Como pintor ha realizado exposiciones de sus obras en diversas galerías de arte del País
Agrupaciones impulso La Boca
Lamadrid 355, Ciudad Autónoma de Buenos Aires.
Círculo de la prensa de Quilmes
Av. Córdoba 701 Ciudad Autónoma de Buenos Aires
Diario El Periodista
Saenza Peña 817 Ciudad Autónoma de Buenos Aires
Casa de Catamarca
Av. Córdoba 2080. Ciudad Autónoma de Buenos Aires
Secretaría de Cultura de la Nación
Centro Cultural Las Malvinas. Premio “Palmiro Vanoli”, Florida 753.

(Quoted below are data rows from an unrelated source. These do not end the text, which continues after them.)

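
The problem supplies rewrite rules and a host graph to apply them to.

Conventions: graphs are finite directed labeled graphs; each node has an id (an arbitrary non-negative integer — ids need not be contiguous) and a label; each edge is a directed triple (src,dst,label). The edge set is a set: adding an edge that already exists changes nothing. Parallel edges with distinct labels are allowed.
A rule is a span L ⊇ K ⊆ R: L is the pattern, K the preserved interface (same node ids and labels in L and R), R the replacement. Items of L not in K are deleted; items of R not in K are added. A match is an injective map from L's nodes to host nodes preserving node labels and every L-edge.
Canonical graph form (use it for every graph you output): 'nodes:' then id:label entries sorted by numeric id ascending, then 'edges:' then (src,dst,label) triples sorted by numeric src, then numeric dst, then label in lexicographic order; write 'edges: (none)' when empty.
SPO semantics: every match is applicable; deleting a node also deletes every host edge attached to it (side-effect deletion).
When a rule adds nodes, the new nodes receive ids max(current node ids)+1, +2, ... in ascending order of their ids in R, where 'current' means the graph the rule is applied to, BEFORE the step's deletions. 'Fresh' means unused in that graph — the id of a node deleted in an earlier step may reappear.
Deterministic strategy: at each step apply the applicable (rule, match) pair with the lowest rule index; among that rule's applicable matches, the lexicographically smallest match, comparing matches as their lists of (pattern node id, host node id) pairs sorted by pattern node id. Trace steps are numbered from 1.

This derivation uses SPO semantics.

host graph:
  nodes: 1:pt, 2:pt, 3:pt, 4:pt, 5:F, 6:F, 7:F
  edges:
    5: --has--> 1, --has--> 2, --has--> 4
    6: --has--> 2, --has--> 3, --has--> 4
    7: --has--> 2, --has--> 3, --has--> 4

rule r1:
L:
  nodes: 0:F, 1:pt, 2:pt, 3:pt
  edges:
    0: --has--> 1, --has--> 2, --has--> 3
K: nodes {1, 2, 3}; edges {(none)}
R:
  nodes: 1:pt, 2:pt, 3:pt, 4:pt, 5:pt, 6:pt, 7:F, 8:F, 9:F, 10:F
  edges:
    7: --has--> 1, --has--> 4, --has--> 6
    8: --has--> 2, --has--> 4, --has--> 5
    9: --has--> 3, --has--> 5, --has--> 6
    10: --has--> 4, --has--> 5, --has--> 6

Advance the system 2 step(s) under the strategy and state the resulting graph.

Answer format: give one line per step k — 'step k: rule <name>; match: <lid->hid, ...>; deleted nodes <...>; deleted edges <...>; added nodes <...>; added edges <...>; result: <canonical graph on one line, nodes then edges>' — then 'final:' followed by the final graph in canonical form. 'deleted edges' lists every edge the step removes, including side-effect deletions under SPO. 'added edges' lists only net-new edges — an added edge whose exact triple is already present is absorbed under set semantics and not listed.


step 1: rule r1; match: 0->5, 1->1, 2->2, 3->4; deleted nodes 5; deleted edges (5,1,has); (5,2,has); (5,4,has); added nodes 8, 9, 10, 11, 12, 13, 14; added edges (11,1,has); (11,8,has); (11,10,has); (12,2,has); (12,8,has); (12,9,has); (13,4,has); (13,9,has); (13,10,has); (14,8,has); (14,9,has); (14,10,has); result: nodes: 1:pt, 2:pt, 3:pt, 4:pt, 6:F, 7:F, 8:pt, 9:pt, 10:pt, 11:F, 12:F, 13:F, 14:F edges: (6,2,has); (6,3,has); (6,4,has); (7,2,has); (7,3,has); (7,4,has); (11,1,has); (11,8,has); (11,10,has); (12,2,has); (12,8,has); (12,9,has); (13,4,has); (13,9,has); (13,10,has); (14,8,has); (14,9,has); (14,10,has)
step 2: rule r1; match: 0->6, 1->2, 2->3, 3->4; deleted nodes 6; deleted edges (6,2,has); (6,3,has); (6,4,has); added nodes 15, 16, 17, 18, 19, 20, 21; added edges (18,2,has); (18,15,has); (18,17,has); (19,3,has); (19,15,has); (19,16,has); (20,4,has); (20,16,has); (20,17,has); (21,15,has); (21,16,has); (21,17,has); result: nodes: 1:pt, 2:pt, 3:pt, 4:pt, 7:F, 8:pt, 9:pt, 10:pt, 11:F, 12:F, 13:F, 14:F, 15:pt, 16:pt, 17:pt, 18:F, 19:F, 20:F, 21:F edges: (7,2,has); (7,3,has); (7,4,has); (11,1,has); (11,8,has); (11,10,has); (12,2,has); (12,8,has); (12,9,has); (13,4,has); (13,9,has); (13,10,has); (14,8,has); (14,9,has); (14,10,has); (18,2,has); (18,15,has); (18,17,has); (19,3,has); (19,15,has); (19,16,has); (20,4,has); (20,16,has); (20,17,has); (21,15,has); (21,16,has); (21,17,has)
final:
nodes: 1:pt, 2:pt, 3:pt, 4:pt, 7:F, 8:pt, 9:pt, 10:pt, 11:F, 12:F, 13:F, 14:F, 15:pt, 16:pt, 17:pt, 18:F, 19:F, 20:F, 21:F
edges: (7,2,has); (7,3,has); (7,4,has); (11,1,has); (11,8,has); (11,10,has); (12,2,has); (12,8,has); (12,9,has); (13,4,has); (13,9,has); (13,10,has); (14,8,has); (14,9,has); (14,10,has); (18,2,has); (18,15,has); (18,17,has); (19,3,has); (19,15,has); (19,16,has); (20,4,has); (20,16,has); (20,17,has); (21,15,has); (21,16,has); (21,17,has)


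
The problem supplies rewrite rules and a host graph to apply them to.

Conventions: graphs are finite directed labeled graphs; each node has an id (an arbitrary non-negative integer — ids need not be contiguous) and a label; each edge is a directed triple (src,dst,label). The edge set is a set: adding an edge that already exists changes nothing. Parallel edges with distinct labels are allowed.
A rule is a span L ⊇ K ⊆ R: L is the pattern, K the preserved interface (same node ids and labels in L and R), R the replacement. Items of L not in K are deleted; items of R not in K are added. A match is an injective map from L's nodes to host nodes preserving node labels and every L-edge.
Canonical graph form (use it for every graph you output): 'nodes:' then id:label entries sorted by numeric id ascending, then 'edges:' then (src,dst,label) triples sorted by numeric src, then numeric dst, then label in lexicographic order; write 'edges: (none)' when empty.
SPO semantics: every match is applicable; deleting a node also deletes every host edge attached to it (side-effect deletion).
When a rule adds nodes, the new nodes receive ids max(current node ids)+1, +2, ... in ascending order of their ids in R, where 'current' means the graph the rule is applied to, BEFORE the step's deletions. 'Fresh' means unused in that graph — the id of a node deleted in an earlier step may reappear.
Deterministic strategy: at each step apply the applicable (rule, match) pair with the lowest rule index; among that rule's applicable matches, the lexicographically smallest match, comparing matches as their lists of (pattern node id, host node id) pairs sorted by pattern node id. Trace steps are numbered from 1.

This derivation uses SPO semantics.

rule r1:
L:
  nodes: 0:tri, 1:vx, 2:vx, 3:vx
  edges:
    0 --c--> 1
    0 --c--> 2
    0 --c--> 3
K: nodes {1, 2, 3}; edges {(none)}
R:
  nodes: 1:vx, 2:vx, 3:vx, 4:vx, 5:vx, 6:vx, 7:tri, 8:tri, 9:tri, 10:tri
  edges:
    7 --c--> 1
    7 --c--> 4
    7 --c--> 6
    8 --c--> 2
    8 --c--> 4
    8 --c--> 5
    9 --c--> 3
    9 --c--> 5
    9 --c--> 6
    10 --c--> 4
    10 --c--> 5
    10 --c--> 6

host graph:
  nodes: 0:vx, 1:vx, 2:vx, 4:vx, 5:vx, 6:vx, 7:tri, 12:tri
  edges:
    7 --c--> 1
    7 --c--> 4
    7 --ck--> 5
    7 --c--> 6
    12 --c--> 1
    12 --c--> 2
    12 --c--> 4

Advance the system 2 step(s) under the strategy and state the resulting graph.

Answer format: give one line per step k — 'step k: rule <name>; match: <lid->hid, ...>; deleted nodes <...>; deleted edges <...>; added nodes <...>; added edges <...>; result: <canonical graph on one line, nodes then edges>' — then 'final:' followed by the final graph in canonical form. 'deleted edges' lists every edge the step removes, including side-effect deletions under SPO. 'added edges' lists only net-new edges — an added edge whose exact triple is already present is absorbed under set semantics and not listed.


step 1: rule r1; match: 0->7, 1->1, 2->4, 3->6; deleted nodes 7; deleted edges (7,1,c); (7,4,c); (7,5,ck); (7,6,c); added nodes 13, 14, 15, 16, 17, 18, 19; added edges (16,1,c); (16,13,c); (16,15,c); (17,4,c); (17,13,c); (17,14,c); (18,6,c); (18,14,c); (18,15,c); (19,13,c); (19,14,c); (19,15,c); result: nodes: 0:vx, 1:vx, 2:vx, 4:vx, 5:vx, 6:vx, 12:tri, 13:vx, 14:vx, 15:vx, 16:tri, 17:tri, 18:tri, 19:tri edges: (12,1,c); (12,2,c); (12,4,c); (16,1,c); (16,13,c); (16,15,c); (17,4,c); (17,13,c); (17,14,c); (18,6,c); (18,14,c); (18,15,c); (19,13,c); (19,14,c); (19,15,c)
step 2: rule r1; match: 0->12, 1->1, 2->2, 3->4; deleted nodes 12; deleted edges (12,1,c); (12,2,c); (12,4,c); added nodes 20, 21, 22, 23, 24, 25, 26; added edges (23,1,c); (23,20,c); (23,22,c); (24,2,c); (24,20,c); (24,21,c); (25,4,c); (25,21,c); (25,22,c); (26,20,c); (26,21,c); (26,22,c); result: nodes: 0:vx, 1:vx, 2:vx, 4:vx, 5:vx, 6:vx, 13:vx, 14:vx, 15:vx, 16:tri, 17:tri, 18:tri, 19:tri, 20:vx, 21:vx, 22:vx, 23:tri, 24:tri, 25:tri, 26:tri edges: (16,1,c); (16,13,c); (16,15,c); (17,4,c); (17,13,c); (17,14,c); (18,6,c); (18,14,c); (18,15,c); (19,13,c); (19,14,c); (19,15,c); (23,1,c); (23,20,c); (23,22,c); (24,2,c); (24,20,c); (24,21,c); (25,4,c); (25,21,c); (25,22,c); (26,20,c); (26,21,c); (26,22,c)
final:
nodes: 0:vx, 1:vx, 2:vx, 4:vx, 5:vx, 6:vx, 13:vx, 14:vx, 15:vx, 16:tri, 17:tri, 18:tri, 19:tri, 20:vx, 21:vx, 22:vx, 23:tri, 24:tri, 25:tri, 26:tri
edges: (16,1,c); (16,13,c); (16,15,c); (17,4,c); (17,13,c); (17,14,c); (18,6,c); (18,14,c); (18,15,c); (19,13,c); (19,14,c); (19,15,c); (23,1,c); (23,20,c); (23,22,c); (24,2,c); (24,20,c); (24,21,c); (25,4,c); (25,21,c); (25,22,c); (26,20,c); (26,21,c); (26,22,c)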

Ciudad Autónoma de Buenos Aires
Sus obras figuran también en las colecciones de la Casa de la Cultura Córdoba, Avda. Velez Sarsfield 3508, Provincia de Córdoba y en diversas colecciones privadas.
Clarin
Buenos Aires, domingo 28 de abril de 1957.
Presencia y tiempo
Por Amilcar Uralde
La poesía de Amílcar Uralde no admite concesiones. Se mantiene fiel a una pura evocación, ausente de todo artificio retórico, procurando valer esencialmente, esto es, por las cosas más que por las palabras que las designan. El poeta procura rehuir todo lo adjetivo, en una voluntad de entender – puramente – la sustantividad de los fenómenos humanos. Pero ello no quiere decir, ni mucho menos, que Uralde sea un poeta hermético e inhumano, en el sentido de vivir recluido en un mundo interior, cerrando a las inquietudes del tiempo. Su “Elegía a Miguel Hernández” y, sobre todo, su poema “Libertad”, muestran una sensibilidad finamente preocupada por lo que es auténticamente la sustancia de nuetra hora. La poesía de Uralde alcanza así una resonancia que se proyecta clara y luminosamente hacia el corazón de los hombres.